In 2003’s Swimming Pool, François Ozon seductively blurred realism with psychological archetypes, the film’s composition, colours and landscape putting an exquisite pressure on Charlotte Rampling’s blocked English author to let loose, connect with her anima and get her mojo back. His new film, The New Girlfriend/Une Nouvelle Amie, has even more fun with divided selves and repressed desire, this time focusing on the best friend and widower left to grieve after the early death of angelic über-femme Laura (Isild Le Besco).

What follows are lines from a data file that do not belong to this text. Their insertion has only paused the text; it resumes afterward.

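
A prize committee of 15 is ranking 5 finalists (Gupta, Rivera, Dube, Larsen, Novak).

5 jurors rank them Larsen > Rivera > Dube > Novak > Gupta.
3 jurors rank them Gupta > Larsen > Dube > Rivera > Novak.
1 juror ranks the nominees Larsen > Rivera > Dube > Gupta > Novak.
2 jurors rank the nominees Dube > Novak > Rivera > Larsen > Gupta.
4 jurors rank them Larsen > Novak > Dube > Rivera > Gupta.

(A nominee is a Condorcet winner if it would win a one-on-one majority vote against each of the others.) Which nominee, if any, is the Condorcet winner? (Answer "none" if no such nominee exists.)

Larsen

Pairwise majorities:
Gupta vs Rivera: Rivera, 12–3.
Gupta vs Dube: Dube wins 12–3.
Gupta vs Larsen: Larsen wins 12–3.
Gupta vs Novak: Novak wins 11–4.
Rivera–Dube: Dube 9–6.
Rivera vs Larsen: Larsen, 13–2.
Rivera vs Novak: Rivera, 9–6.
Dube vs Larsen: Larsen wins 13–2.
Dube–Novak: Dube 11–4.
Larsen–Novak: Larsen 13–2.
Larsen wins every pairwise contest, so Larsen is the Condorcet winner.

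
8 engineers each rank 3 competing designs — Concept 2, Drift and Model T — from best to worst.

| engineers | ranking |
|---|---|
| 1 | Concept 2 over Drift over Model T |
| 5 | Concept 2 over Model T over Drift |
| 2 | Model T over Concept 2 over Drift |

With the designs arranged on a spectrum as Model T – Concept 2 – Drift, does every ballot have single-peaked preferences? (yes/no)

Axis positions: Model T=1, Concept 2=2, Drift=3.
Ballot type 1 (peak Concept 2 at position 2): ranking walks positions 2-3-1, expanding outward from the peak — single-peaked.
Ballot type 2 (peak Concept 2 at position 2): ranking walks positions 2-1-3, expanding outward from the peak — single-peaked.
Ballot type 3 (peak Model T at position 1): ranking walks positions 1-2-3, expanding outward from the peak — single-peaked.
Every ranking is single-peaked on this axis.

yes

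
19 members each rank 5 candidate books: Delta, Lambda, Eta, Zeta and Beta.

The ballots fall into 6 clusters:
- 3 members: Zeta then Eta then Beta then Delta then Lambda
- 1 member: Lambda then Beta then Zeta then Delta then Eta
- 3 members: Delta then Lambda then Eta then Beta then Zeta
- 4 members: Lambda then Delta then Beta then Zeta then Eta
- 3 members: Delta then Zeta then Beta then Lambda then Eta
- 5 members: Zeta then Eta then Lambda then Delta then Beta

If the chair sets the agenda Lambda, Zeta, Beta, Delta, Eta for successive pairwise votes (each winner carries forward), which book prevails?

Round 1: Lambda vs Zeta — 8–11, Zeta advances.
Round 2: Zeta vs Beta — 11–8, Zeta advances.
Round 3: Zeta vs Delta — 9–10, Delta advances.
Round 4: Delta vs Eta — 11–8, Delta advances.
Delta survives the agenda.

Delta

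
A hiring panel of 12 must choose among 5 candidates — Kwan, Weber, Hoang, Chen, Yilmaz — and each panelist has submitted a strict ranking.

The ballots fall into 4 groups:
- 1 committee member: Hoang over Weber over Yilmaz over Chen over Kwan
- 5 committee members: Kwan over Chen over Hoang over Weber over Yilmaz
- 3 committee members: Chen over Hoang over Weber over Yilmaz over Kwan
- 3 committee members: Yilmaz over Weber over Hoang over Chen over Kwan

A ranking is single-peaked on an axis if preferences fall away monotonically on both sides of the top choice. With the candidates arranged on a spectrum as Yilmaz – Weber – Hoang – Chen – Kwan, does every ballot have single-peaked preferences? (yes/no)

yes

Axis positions: Yilmaz=1, Weber=2, Hoang=3, Chen=4, Kwan=5.
Group 1 (peak Hoang at position 3): ranking walks positions 3-2-1-4-5, expanding outward from the peak — single-peaked.
Group 2 (peak Kwan at position 5): ranking walks positions 5-4-3-2-1, expanding outward from the peak — single-peaked.
Group 3 (peak Chen at position 4): ranking walks positions 4-3-2-1-5, expanding outward from the peak — single-peaked.
Group 4 (peak Yilmaz at position 1): ranking walks positions 1-2-3-4-5, expanding outward from the peak — single-peaked.
Every ranking is single-peaked on this axis.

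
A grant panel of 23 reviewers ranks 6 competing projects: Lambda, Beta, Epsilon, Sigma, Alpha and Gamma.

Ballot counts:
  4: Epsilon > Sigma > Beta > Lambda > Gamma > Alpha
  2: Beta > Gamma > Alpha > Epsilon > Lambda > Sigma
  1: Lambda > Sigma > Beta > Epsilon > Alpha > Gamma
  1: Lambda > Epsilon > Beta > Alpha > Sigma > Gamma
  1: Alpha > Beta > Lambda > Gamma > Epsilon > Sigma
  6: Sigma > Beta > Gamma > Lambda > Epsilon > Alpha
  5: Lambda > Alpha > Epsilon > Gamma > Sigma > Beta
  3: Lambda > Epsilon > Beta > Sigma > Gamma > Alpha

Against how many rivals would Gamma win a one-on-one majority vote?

1

Gamma against each rival (23 reviewers):
Gamma vs Lambda: Gamma preferred on 2+6 = 8 ballots; Lambda wins 15–8.
Gamma vs Beta: 5 to 18, Beta.
Gamma vs Epsilon: Epsilon, 14–9.
Gamma vs Sigma: Sigma wins 15–8.
Gamma vs Alpha: Gamma wins 15–8.
Gamma beats Alpha; loses to Lambda, Beta, Epsilon, Sigma — 1 pairwise win.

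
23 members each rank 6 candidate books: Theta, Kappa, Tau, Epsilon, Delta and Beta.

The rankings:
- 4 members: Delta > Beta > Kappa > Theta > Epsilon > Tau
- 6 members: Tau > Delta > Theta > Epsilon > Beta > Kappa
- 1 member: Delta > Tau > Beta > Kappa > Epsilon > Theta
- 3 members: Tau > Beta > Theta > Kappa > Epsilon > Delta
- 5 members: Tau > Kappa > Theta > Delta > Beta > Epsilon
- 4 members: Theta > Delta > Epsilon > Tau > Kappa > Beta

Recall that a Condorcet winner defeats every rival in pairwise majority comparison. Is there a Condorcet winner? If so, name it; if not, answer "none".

Pairwise majorities:
Theta vs Kappa: Theta, 13–10.
Theta–Tau: Tau 15–8.
Theta vs Epsilon: Theta, 22–1.
Theta vs Delta: Theta wins 12–11.
Theta vs Beta: Theta, 15–8.
Kappa–Tau: Tau 19–4.
Kappa vs Epsilon: Kappa wins 13–10.
Kappa vs Delta: Delta, 15–8.
Kappa vs Beta: Beta wins 14–9.
Tau vs Epsilon: Tau, 15–8.
Tau vs Delta: Tau, 14–9.
Tau vs Beta: Tau wins 19–4.
Epsilon vs Delta: Delta, 20–3.
Epsilon vs Beta: Beta wins 13–10.
Delta–Beta: Delta 20–3.
Tau defeats every rival head-to-head and is the Condorcet winner.

Tau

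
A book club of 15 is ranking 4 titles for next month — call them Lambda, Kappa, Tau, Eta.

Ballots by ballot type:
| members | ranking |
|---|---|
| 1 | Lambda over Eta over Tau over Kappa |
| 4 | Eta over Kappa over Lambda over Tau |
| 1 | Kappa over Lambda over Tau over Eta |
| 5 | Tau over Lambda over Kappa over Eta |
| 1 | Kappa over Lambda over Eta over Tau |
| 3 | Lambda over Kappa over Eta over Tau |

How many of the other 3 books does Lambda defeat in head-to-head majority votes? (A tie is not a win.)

3

Lambda against each rival (15 members):
Lambda vs Kappa: Lambda is ranked higher on 1+5+3 = 9 ballots, Kappa on 6. Lambda wins 9–6.
Lambda vs Tau: Lambda is ranked higher on 1+4+1+1+3 = 10 ballots, Tau on 5. Lambda wins 10–5.
Lambda vs Eta: Lambda wins 11–4.
Lambda beats Kappa, Tau, Eta — 3 pairwise wins.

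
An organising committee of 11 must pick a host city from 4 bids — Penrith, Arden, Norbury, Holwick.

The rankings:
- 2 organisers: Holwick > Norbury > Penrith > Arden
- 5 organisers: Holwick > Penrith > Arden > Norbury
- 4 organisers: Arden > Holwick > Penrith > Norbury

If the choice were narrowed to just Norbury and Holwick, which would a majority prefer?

No ballot ranks Norbury above Holwick: 0.
Ballots ranking Holwick above Norbury: 11 − 0 = 11.
Holwick wins the head-to-head 11–0.

Holwick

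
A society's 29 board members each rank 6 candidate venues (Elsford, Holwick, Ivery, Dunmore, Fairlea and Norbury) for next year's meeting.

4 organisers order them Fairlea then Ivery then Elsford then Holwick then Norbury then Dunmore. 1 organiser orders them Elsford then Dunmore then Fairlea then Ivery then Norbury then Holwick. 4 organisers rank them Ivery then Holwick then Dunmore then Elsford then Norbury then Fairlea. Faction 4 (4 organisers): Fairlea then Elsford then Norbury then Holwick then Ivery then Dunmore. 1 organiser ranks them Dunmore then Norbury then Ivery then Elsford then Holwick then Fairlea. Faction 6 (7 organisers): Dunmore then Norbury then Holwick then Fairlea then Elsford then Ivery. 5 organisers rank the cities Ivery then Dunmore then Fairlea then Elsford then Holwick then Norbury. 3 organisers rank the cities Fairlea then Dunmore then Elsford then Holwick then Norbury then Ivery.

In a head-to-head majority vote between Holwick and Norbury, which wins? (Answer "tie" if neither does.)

Holwick

Ballots ranking Holwick above Norbury: 4 + 4 + 5 + 3 = 16.
Ballots ranking Norbury above Holwick: 29 − 16 = 13.
Holwick wins the head-to-head 16–13.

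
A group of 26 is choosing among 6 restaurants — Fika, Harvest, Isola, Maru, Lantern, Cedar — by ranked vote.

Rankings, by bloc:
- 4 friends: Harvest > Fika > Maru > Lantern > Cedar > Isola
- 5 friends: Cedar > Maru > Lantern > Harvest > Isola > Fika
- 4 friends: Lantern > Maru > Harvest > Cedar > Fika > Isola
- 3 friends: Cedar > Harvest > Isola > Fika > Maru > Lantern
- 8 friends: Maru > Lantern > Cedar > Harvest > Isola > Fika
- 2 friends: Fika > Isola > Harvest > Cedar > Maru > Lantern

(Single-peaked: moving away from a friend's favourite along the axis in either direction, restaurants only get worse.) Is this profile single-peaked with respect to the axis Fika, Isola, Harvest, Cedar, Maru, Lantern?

Axis positions: Fika=1, Isola=2, Harvest=3, Cedar=4, Maru=5, Lantern=6.
Bloc 1: ranking walks positions 3-1-5-6-4-2; Fika is ranked above Isola even though Isola lies between Fika and the peak Harvest on the axis — preferences dip and rise again. Not single-peaked.
Bloc 2 (peak Cedar at position 4): ranking walks positions 4-5-6-3-2-1, expanding outward from the peak — single-peaked.
Bloc 3: ranking walks positions 6-5-3-4-1-2; Harvest is ranked above Cedar even though Cedar lies between Harvest and the peak Lantern on the axis — preferences dip and rise again. Not single-peaked.
Bloc 4 (peak Cedar at position 4): ranking walks positions 4-3-2-1-5-6, expanding outward from the peak — single-peaked.
Bloc 5 (peak Maru at position 5): ranking walks positions 5-6-4-3-2-1, expanding outward from the peak — single-peaked.
Bloc 6 (peak Fika at position 1): ranking walks positions 1-2-3-4-5-6, expanding outward from the peak — single-peaked.
Bloc 1 violates single-peakedness, so the profile is not single-peaked on this axis.

no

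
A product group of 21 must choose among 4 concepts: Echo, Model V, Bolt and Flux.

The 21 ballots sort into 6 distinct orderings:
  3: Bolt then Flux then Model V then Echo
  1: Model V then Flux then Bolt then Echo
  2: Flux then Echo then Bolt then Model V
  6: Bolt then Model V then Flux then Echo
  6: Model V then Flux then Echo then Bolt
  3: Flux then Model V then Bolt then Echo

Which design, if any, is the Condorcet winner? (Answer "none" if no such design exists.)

none

Head-to-head results (21 engineers):
Echo vs Model V: Echo is ranked higher on 2 ballots, Model V on 19. Model V wins 19–2.
Echo vs Bolt: Bolt wins 13–8.
Echo vs Flux: 0 to 21, Flux.
Model V vs Bolt: 10 to 11, Bolt.
Model V vs Flux: Model V preferred on 1+6+6 = 13 ballots; Model V wins 13–8.
Bolt vs Flux: 9 to 12, Flux.
Every design loses at least once (Echo loses to Model V; Model V loses to Bolt; Bolt loses to Flux; Flux loses to Model V). The majority relation contains the cycle Model V > Flux > Bolt > Model V, so there is no Condorcet winner.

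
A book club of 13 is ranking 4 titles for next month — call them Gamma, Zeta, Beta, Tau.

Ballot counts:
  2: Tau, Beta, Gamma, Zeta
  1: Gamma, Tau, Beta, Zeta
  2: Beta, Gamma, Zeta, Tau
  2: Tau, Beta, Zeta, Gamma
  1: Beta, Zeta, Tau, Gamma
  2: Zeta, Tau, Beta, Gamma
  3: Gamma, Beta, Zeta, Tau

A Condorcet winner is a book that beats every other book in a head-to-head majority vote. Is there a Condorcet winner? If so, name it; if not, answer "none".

none

Check each pair by majority over 13 ballots:
Gamma vs Zeta: 8 to 5, Gamma.
Gamma vs Beta: 1+3 = 4 for Gamma, 9 for Beta — Beta by 9–4.
Gamma vs Tau: 1+2+3 = 6 for Gamma, 7 for Tau — Tau by 7–6.
Zeta vs Beta: Zeta is ranked higher on 2 ballots, Beta on 11. Beta wins 11–2.
Zeta vs Tau: 8 to 5, Zeta.
Beta vs Tau: Beta is ranked higher on 2+1+3 = 6 ballots, Tau on 7. Tau wins 7–6.
Every book loses at least once (Gamma loses to Beta; Zeta loses to Gamma; Beta loses to Tau; Tau loses to Zeta). The majority relation contains the cycle Gamma → Zeta → Tau → Gamma, so there is no Condorcet winner.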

The construction is less deliberately artificial than that of Swimming Pool, or Ozon’s pantomimey 8 Women, but there’s still an unsettling perfection to the world that Claire (Anaïs Demoustier), her husband Gilles (Raphaël Personnaz), and Laura’s grieving widower David (Romain Duris) inhabit. ROMAIN DURIS! If you haven’t seen The Beat That My Heart Skipped, go and rent it now; he isn’t in Une Nouvelle Amie quite enough, in a move I suspect is deliberately tantalising, and although David provides the plot, it’s the changes in Claire that propel the story. Demoustier is incredibly watchable, a clear, intelligent communicator, letting Claire’s confusion and growing gameness shine through.
The film unfolds in a dreamy French suburbia, its action nearly exclusively confined to the three main players. It is loosely based on a Ruth Rendell short story, but where for Rendell’s middle-class English characters the body’s drives are to be feared, for Ozon’s bourgeoisie they bring curiosity and delight, as well as alarm.
It’s impossible to write more about what happens without spoilers; hopefully it’s enough to say that this is one of those films you feel they had a good time making, that it’s gorgeous to look at, and the swoony beauty and humour are all to a cause, asking what we really know of others’ sexuality, or of our own, until we are exposed to something new. Even in this softly shampooed, perfectly lit world, intimacy, honesty and lack of judgement are the most important things in love.
Love at First Fight/Les Combattants, the debut feature by Thomas Cailley, is one of the smartest and most charming romantic comedies I’ve seen in ages. Arnaud (Kévin Azaïs), whose father has recently died, is spending the summer in his small seaside town, helping his older brother continue the family building business. The army is in town recruiting, and during a beach wrestling session with local youths Arnaud has to face down Madeleine (Adèle Haenel), another young contender, and finds himself doing whatever it takes to get the upper hand.
Madeleine would not approve of Ozon’s plush comforts: she sees imminent environmental and financial catastrophe; disaster is coming and it will be each one for herself. If you have to work out constantly and be able to stomach sardine milkshakes to survive, so be it. Through her experiences at army training camp, and Arnaud’s slowly figuring himself out, the film explores survival, duty, teamwork, individualism and vulnerability with a sense of the absurd and quiet romantic joy. The young actors have terrific chemistry and the writing is fresh, funny and compassionate.
Twenty years after La Haine (take a minute, those of you who remember seeing that at the cinema like it was yesterday), May Allah Bless France!/Qu’Allah bénisse la France! by Abd Al Malik, based on his memoir, is another black and white film about young people in the underprivileged suburbs of a French city — this time Strasbourg — amidst a mix of music, gangs, racial discrimination, media prejudice and heavy-handed policing. This is a much more loosely structured, autobiographical tale, following Régis as he grows from a confused teen into a young man. He excels at school and strives to become a successful rapper, but it’s not until he embraces Islam that he finds peace. It’s a slow-moving and very personal story, dotted with some nice detail among the stylistic collage (documentary and music video references drive the visuals; Camus’s The Myth of Sisyphus is referenced a lot, and underpins the theme). When Régis, now calling himself Abd Al Malik, argues with some older boys over his devout wearing of the thobe while proselytising on the streets, one of them points out his trainers: “You think the Prophet wears high-tops?”
The Alliance Française French Film Festival featuring these three films — plus another 29 — is on at the Embassy Theatre from 11 to 29 March.